Kenanga Research & Investment

Eco World Berhad - Funding bigger ambitions

kiasutrader
Publish date: Fri, 29 Apr 2016, 09:45 AM

ECOWLD surprised us with a 25% placement, which will be largely undertaken by its major shareholders. Funding is needed for EWI and other landbanking deals (e.g. pending Ijok land deal). It is a negative in the near term due to PER and RNAV dilutions but a longer-term positive from a balance sheet and landbanking perspectives, which is essential for ECOWLD, especially when it has one of the highest sales targets in town to maintain. Lowering TP to RM1.55 due to placement dilution while OUTPERFORM call remains as the share price is the biggest laggard amongst the big-cap developers while EWI’s listing should lend strength to share price performance.

Proposed 25% placement of up to 591.07m shares. Liew Tian Xiong (ED/major shareholder) and Sinarmas Harta S/B* (major shareholder) will undertake 76% of the placement (Tranche 1). The remaining 24% will be allocated to institutional investors or independent third party investor. This is to partly finance the subscription of EWI (up to 30% stake), followed by future land acquisitions and working capital requirements. Tranche 1 is fixed at RM1.30 while remaining tranche will be up to 10% discount to the 5-day VWAP. This could potentially raise c. RM768m. Top 3 major shareholders’ stake is likely to increase slightly to 66.9% (refer overleaf).

Big surprise, but necessary. We did not anticipate the cash call to come so quickly. Recall ECOWLD completed their RM2.8b fund raising exercises last year for the land injections and the 30% stake in EWI which listing is targeted for mid-2016. The local working capital requirements have intensified given their sales momentum while the company’s high net gearing will stay elevated until earnings normalize in 2017-18. For the major shareholders to undertake such a massive portion of the placement via external financing, which will be taxing on them, this demonstrates their long-term commitment to the company’s future growth.

Ijok land, the next deal. Back in Sept-2015, ECOWLD proposed to buy 2198.4ac in Mukim Ijok, Kuala Selangor for RM1.18b (GDV: RM15b). The group announced that they needed to source partnerships for funding and will ensure they maintain a minimum 30% stake. Since then, there have been no updates.

The placement effect… Impact on our FY16-17E estimates; (i) net gearing is expected to reduce from 0.75-0.80x to 0.42-0.48x; note that we have already imputed the equity value of the 30% stake of EWI into our balance sheet earlier on, (ii) EPS dilution of 20% each year, and (iii) PER dilution of 25% each year. Our SoP will be reduced by 10% to RM2.86 per share.

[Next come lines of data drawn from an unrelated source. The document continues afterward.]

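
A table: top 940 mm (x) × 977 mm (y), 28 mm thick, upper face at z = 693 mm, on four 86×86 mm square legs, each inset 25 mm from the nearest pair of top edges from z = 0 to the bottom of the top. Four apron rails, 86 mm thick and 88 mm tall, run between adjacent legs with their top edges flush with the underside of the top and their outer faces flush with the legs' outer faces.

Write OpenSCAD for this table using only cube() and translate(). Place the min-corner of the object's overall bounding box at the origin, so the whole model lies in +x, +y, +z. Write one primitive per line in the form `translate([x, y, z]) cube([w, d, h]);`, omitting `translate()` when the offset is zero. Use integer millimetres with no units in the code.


translate([0, 0, 665]) cube([940, 977, 28]);
translate([25, 25, 0]) cube([86, 86, 665]);
translate([829, 25, 0]) cube([86, 86, 665]);
translate([25, 866, 0]) cube([86, 86, 665]);
translate([829, 866, 0]) cube([86, 86, 665]);
translate([111, 25, 577]) cube([718, 86, 88]);
translate([111, 866, 577]) cube([718, 86, 88]);
translate([25, 111, 577]) cube([86, 755, 88]);
translate([829, 111, 577]) cube([86, 755, 88]);


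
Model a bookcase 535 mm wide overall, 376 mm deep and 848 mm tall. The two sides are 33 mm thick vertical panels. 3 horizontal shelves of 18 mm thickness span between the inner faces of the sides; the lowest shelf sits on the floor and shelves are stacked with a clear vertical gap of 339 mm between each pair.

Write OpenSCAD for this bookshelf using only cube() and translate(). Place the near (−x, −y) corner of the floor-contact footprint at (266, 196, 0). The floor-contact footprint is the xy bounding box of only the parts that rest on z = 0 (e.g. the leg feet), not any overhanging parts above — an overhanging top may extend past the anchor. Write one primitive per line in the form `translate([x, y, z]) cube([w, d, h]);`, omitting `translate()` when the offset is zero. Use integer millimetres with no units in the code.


translate([266, 196, 0]) cube([33, 376, 848]);
translate([768, 196, 0]) cube([33, 376, 848]);
translate([299, 196, 0]) cube([469, 376, 18]);
translate([299, 196, 357]) cube([469, 376, 18]);
translate([299, 196, 714]) cube([469, 376, 18]);


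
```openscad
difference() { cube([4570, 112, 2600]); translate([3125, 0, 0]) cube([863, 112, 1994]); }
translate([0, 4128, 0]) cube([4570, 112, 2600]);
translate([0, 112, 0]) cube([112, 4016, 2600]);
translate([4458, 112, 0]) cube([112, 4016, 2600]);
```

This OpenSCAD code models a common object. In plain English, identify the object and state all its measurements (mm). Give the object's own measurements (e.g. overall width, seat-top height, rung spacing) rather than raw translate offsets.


A single room: four walls, each 2600 mm tall and 112 mm thick, enclosing an outside footprint 4570×4240 mm (x × y), no floor or roof. The front and back walls (−y and +y sides) run the full x-width; the side walls fit between their inner faces. A door opening 863 mm wide and 1994 mm tall is cut through the front wall from the floor up, its −x edge 3125 mm from the wall's −x end.


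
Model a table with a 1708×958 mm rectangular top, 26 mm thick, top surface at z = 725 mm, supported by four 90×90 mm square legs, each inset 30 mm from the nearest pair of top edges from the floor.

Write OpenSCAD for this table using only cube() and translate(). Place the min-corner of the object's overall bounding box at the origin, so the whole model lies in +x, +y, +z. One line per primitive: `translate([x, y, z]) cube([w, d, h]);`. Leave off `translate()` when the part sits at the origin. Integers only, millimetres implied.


// leg_h = 725 - 26 = 699
translate([0, 0, 699]) cube([1708, 958, 26]);
translate([30, 30, 0]) cube([90, 90, 699]);
translate([1588, 30, 0]) cube([90, 90, 699]);
translate([30, 838, 0]) cube([90, 90, 699]);
translate([1588, 838, 0]) cube([90, 90, 699]);


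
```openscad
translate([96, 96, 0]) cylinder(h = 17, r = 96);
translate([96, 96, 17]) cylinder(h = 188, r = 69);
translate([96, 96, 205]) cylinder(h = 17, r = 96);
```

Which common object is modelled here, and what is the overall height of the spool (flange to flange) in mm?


A spool. The overall height is 222 mm.

Three coaxial cylinders, large–small–large — a spool. Two 17 mm flanges and a 188 mm core give 17 + 188 + 17 = 222 mm.


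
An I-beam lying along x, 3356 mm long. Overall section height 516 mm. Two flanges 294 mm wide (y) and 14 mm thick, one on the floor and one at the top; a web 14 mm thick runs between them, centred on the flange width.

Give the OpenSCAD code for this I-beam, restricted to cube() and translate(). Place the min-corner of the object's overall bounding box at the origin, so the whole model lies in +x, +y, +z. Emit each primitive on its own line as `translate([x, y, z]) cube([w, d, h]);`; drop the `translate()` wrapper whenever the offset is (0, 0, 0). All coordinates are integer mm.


cube([3356, 294, 14]);
translate([0, 140, 14]) cube([3356, 14, 488]);
translate([0, 0, 502]) cube([3356, 294, 14]);


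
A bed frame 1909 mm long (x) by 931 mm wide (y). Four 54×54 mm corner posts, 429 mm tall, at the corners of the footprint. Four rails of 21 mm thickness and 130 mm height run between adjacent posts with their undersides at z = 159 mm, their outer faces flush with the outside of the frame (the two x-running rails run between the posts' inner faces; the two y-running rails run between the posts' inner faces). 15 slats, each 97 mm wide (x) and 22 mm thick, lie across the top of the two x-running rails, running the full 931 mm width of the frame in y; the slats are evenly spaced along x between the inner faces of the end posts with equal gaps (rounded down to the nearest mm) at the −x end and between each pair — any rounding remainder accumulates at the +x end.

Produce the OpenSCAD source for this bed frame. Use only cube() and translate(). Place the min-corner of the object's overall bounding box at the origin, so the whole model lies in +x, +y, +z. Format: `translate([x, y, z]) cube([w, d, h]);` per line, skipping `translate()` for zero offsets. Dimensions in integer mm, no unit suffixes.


// slat z = rail_z + rail_h = 159 + 130 = 289
// slat gap = ⌊(1801 − 15·97) / 16⌋ = 21
cube([54, 54, 429]);
translate([0, 877, 0]) cube([54, 54, 429]);
translate([1855, 0, 0]) cube([54, 54, 429]);
translate([1855, 877, 0]) cube([54, 54, 429]);
translate([54, 0, 159]) cube([1801, 21, 130]);
translate([54, 910, 159]) cube([1801, 21, 130]);
translate([0, 54, 159]) cube([21, 823, 130]);
translate([1888, 54, 159]) cube([21, 823, 130]);
translate([75, 0, 289]) cube([97, 931, 22]);
translate([193, 0, 289]) cube([97, 931, 22]);
translate([311, 0, 289]) cube([97, 931, 22]);
translate([429, 0, 289]) cube([97, 931, 22]);
translate([547, 0, 289]) cube([97, 931, 22]);
translate([665, 0, 289]) cube([97, 931, 22]);
translate([783, 0, 289]) cube([97, 931, 22]);
translate([901, 0, 289]) cube([97, 931, 22]);
translate([1019, 0, 289]) cube([97, 931, 22]);
translate([1137, 0, 289]) cube([97, 931, 22]);
translate([1255, 0, 289]) cube([97, 931, 22]);
translate([1373, 0, 289]) cube([97, 931, 22]);
translate([1491, 0, 289]) cube([97, 931, 22]);
translate([1609, 0, 289]) cube([97, 931, 22]);
translate([1727, 0, 289]) cube([97, 931, 22]);


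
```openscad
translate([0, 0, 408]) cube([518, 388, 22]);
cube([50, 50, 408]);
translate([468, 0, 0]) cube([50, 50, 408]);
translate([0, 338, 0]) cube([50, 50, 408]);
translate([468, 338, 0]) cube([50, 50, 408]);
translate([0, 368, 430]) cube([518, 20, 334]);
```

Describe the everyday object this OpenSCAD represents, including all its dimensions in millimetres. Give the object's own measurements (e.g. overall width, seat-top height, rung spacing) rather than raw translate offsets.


A chair. The seat is a 518×388×22 mm slab with its top at z = 430 mm, on four 50×50 mm corner legs (flush with the seat edges, standing on z = 0). A flat backrest 20 mm thick, 334 mm tall, spans the full seat width and rises from the seat top along its +y edge, rear face flush with the rear of the seat.


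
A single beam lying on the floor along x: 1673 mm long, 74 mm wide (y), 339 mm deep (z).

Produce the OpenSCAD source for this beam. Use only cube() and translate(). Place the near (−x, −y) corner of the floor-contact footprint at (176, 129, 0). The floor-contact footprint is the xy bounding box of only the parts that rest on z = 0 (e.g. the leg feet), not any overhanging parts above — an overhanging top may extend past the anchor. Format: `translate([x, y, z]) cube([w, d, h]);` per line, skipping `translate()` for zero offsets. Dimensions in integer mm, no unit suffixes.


translate([176, 129, 0]) cube([1673, 74, 339]);


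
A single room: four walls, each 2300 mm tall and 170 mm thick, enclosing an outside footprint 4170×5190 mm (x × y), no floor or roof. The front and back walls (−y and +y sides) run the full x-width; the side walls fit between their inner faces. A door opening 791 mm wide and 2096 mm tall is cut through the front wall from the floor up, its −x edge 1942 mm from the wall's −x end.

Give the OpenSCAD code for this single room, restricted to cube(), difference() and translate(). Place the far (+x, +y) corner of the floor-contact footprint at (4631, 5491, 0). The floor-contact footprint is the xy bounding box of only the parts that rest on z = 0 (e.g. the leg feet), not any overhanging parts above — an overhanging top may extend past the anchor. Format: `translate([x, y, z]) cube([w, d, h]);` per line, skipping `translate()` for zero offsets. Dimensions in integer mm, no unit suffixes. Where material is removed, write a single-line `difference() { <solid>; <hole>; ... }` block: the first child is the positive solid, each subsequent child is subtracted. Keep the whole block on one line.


difference() { translate([461, 301, 0]) cube([4170, 170, 2300]); translate([2403, 301, 0]) cube([791, 170, 2096]); }
translate([461, 5321, 0]) cube([4170, 170, 2300]);
translate([461, 471, 0]) cube([170, 4850, 2300]);
translate([4461, 471, 0]) cube([170, 4850, 2300]);


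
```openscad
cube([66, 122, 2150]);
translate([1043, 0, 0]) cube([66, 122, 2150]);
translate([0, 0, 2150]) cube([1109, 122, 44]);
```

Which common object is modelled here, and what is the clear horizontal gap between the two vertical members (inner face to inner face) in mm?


A door frame. The clear opening width is 977 mm.

Two 2150 mm tall posts with a header on top — a door frame. The left jamb is 66 mm wide at x = 0; the right jamb starts at x = 1043. The clear opening is 1043 − 66 = 977 mm.


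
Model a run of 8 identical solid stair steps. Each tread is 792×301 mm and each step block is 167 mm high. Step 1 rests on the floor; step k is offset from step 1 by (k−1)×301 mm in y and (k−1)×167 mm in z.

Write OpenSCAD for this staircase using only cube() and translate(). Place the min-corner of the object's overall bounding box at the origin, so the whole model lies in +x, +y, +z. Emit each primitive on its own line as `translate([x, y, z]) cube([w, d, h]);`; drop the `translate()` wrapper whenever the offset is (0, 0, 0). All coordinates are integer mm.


cube([792, 301, 167]);
translate([0, 301, 167]) cube([792, 301, 167]);
translate([0, 602, 334]) cube([792, 301, 167]);
translate([0, 903, 501]) cube([792, 301, 167]);
translate([0, 1204, 668]) cube([792, 301, 167]);
translate([0, 1505, 835]) cube([792, 301, 167]);
translate([0, 1806, 1002]) cube([792, 301, 167]);
translate([0, 2107, 1169]) cube([792, 301, 167]);


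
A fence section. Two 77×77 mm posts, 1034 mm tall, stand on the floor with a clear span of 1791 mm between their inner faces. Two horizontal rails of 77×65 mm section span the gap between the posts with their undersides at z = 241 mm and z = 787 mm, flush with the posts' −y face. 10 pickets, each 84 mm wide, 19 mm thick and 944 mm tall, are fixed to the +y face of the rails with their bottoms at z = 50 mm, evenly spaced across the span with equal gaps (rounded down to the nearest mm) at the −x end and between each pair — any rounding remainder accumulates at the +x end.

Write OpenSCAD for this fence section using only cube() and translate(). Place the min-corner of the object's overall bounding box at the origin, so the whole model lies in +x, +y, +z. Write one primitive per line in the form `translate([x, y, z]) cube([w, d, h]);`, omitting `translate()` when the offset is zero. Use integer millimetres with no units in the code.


cube([77, 77, 1034]);
translate([1868, 0, 0]) cube([77, 77, 1034]);
translate([77, 0, 241]) cube([1791, 77, 65]);
translate([77, 0, 787]) cube([1791, 77, 65]);
translate([163, 77, 50]) cube([84, 19, 944]);
translate([333, 77, 50]) cube([84, 19, 944]);
translate([503, 77, 50]) cube([84, 19, 944]);
translate([673, 77, 50]) cube([84, 19, 944]);
translate([843, 77, 50]) cube([84, 19, 944]);
translate([1013, 77, 50]) cube([84, 19, 944]);
translate([1183, 77, 50]) cube([84, 19, 944]);
translate([1353, 77, 50]) cube([84, 19, 944]);
translate([1523, 77, 50]) cube([84, 19, 944]);
translate([1693, 77, 50]) cube([84, 19, 944]);


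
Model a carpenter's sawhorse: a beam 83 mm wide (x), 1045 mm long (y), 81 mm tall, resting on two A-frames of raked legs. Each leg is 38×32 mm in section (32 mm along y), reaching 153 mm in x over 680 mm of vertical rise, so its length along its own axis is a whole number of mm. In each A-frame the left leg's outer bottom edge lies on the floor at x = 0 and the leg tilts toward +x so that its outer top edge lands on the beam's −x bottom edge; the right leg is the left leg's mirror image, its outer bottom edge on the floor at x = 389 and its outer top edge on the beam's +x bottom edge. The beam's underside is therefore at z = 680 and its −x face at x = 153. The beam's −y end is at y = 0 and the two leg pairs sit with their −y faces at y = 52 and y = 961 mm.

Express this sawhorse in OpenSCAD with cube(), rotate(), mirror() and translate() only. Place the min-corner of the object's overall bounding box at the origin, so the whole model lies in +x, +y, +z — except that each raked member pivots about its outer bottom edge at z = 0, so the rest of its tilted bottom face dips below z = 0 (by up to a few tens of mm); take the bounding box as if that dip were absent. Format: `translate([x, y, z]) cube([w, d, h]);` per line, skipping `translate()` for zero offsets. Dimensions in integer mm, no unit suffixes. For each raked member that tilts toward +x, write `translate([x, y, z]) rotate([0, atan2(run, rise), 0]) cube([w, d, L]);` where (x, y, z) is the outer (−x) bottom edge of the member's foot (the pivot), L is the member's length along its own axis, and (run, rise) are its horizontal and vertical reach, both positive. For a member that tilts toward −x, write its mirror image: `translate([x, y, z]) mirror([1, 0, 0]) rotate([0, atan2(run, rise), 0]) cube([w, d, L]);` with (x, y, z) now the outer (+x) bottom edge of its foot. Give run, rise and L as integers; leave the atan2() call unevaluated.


translate([153, 0, 680]) cube([83, 1045, 81]);
translate([0, 52, 0]) rotate([0, atan2(153, 680), 0]) cube([38, 32, 697]);
translate([389, 52, 0]) mirror([1, 0, 0]) rotate([0, atan2(153, 680), 0]) cube([38, 32, 697]);
translate([0, 961, 0]) rotate([0, atan2(153, 680), 0]) cube([38, 32, 697]);
translate([389, 961, 0]) mirror([1, 0, 0]) rotate([0, atan2(153, 680), 0]) cube([38, 32, 697]);


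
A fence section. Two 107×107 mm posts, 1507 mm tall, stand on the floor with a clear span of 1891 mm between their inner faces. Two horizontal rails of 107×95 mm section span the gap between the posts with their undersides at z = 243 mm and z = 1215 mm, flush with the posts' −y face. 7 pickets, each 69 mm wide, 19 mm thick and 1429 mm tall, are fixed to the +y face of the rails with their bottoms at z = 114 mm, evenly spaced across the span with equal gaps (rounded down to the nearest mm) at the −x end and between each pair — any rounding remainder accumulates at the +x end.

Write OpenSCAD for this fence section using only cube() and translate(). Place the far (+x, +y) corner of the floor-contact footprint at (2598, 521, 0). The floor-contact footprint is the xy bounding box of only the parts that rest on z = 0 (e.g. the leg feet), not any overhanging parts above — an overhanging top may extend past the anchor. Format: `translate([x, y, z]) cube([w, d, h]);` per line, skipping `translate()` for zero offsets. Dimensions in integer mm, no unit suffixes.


translate([493, 414, 0]) cube([107, 107, 1507]);
translate([2491, 414, 0]) cube([107, 107, 1507]);
translate([600, 414, 243]) cube([1891, 107, 95]);
translate([600, 414, 1215]) cube([1891, 107, 95]);
translate([776, 521, 114]) cube([69, 19, 1429]);
translate([1021, 521, 114]) cube([69, 19, 1429]);
translate([1266, 521, 114]) cube([69, 19, 1429]);
translate([1511, 521, 114]) cube([69, 19, 1429]);
translate([1756, 521, 114]) cube([69, 19, 1429]);
translate([2001, 521, 114]) cube([69, 19, 1429]);
translate([2246, 521, 114]) cube([69, 19, 1429]);


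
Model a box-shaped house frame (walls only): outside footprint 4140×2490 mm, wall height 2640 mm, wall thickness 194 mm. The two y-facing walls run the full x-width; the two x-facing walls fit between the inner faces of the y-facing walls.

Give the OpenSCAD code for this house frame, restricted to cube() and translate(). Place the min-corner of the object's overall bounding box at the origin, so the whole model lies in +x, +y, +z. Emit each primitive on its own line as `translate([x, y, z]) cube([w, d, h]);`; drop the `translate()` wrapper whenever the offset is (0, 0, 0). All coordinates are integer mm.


cube([4140, 194, 2640]);
translate([0, 2296, 0]) cube([4140, 194, 2640]);
translate([0, 194, 0]) cube([194, 2102, 2640]);
translate([3946, 194, 0]) cube([194, 2102, 2640]);


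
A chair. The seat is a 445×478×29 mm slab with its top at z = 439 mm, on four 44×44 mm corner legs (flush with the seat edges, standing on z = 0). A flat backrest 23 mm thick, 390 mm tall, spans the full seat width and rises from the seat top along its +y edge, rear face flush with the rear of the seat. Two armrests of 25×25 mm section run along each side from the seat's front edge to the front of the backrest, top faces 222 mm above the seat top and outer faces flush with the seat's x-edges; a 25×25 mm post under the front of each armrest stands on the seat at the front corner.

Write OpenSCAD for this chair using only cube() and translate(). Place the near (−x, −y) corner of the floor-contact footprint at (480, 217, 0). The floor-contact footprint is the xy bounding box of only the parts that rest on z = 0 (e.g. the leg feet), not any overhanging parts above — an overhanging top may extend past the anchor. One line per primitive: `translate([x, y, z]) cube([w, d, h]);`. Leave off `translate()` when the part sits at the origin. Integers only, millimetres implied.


// leg_h = 439 - 29 = 410
// arm post h = 222 - 25 = 197
translate([480, 217, 410]) cube([445, 478, 29]);
translate([480, 217, 0]) cube([44, 44, 410]);
translate([881, 217, 0]) cube([44, 44, 410]);
translate([480, 651, 0]) cube([44, 44, 410]);
translate([881, 651, 0]) cube([44, 44, 410]);
translate([480, 672, 439]) cube([445, 23, 390]);
translate([480, 217, 636]) cube([25, 455, 25]);
translate([900, 217, 636]) cube([25, 455, 25]);
translate([480, 217, 439]) cube([25, 25, 197]);
translate([900, 217, 439]) cube([25, 25, 197]);


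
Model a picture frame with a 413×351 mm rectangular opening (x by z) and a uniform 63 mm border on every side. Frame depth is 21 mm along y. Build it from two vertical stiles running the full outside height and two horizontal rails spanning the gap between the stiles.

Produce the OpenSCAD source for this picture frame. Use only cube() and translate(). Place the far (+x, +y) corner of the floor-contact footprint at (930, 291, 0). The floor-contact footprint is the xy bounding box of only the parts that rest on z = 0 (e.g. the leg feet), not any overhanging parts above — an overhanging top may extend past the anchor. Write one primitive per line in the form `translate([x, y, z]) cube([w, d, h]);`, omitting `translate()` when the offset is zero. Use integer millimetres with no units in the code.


translate([391, 270, 0]) cube([63, 21, 477]);
translate([867, 270, 0]) cube([63, 21, 477]);
translate([454, 270, 0]) cube([413, 21, 63]);
translate([454, 270, 414]) cube([413, 21, 63]);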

There are no adjustments to our earnings estimates. …with Ijok land, assuming the group takes up 50% stake in the Ijok SPV or RM0. 6b, i.e. maximum stake to ensure it remains an associate for balance sheet management reasons, and thus, impact to net gearing is only the cost of their investment in the SPV. However, if the group takes up more than 50%, net gearing will rise above 0.7x again. Timeline of significant earnings contributions from Ijok is unlikely to take place too early, and hence EPS and PER dilutions remain as per above; the project adds 8.0 sen our SoP to RM2.94.

Negative in the near term due to the heavy dilution effect on EPS and PER. With no near term earnings accretion to match the valuation dilutions effect, share price performance may suffer from this overhang; note that LTX and Sinarmas Harta are relying on external financing to fund the placement. However, it is a longer term positive for the group as the placement does alleviate balance sheet stress and allows the group to grab sizeable township landbanks even during current challenging conditions. Landbanking becomes very important for ECOWLD, especially when they already raked in the 2nd highest sales target in town.

Lowering TP to RM1.55 (from RM1.74) based on unchanged 46% for SoP discount (51% Property RNAV discount) to a lower FD SoP of RM2.86 from the placement dilutions effect. Note our SoP; (i) has yet to reflect the Ijok land until there is clarification of shareholding structure, (ii) includes the 30% stake in EWI where we DCF their UK and Australia projects lifetime profits. Amongst the big-boys, ECOWLD’s share price has been most bashed-down with YTD returns of -10.5% vs. the KLPRP @ +0.3% and big-cap developers’ average @ +1.8%. Last price of RM1.28 is also not too far off from its historical lows of RM1.20 since its RTO of Focal Aims back in 2013.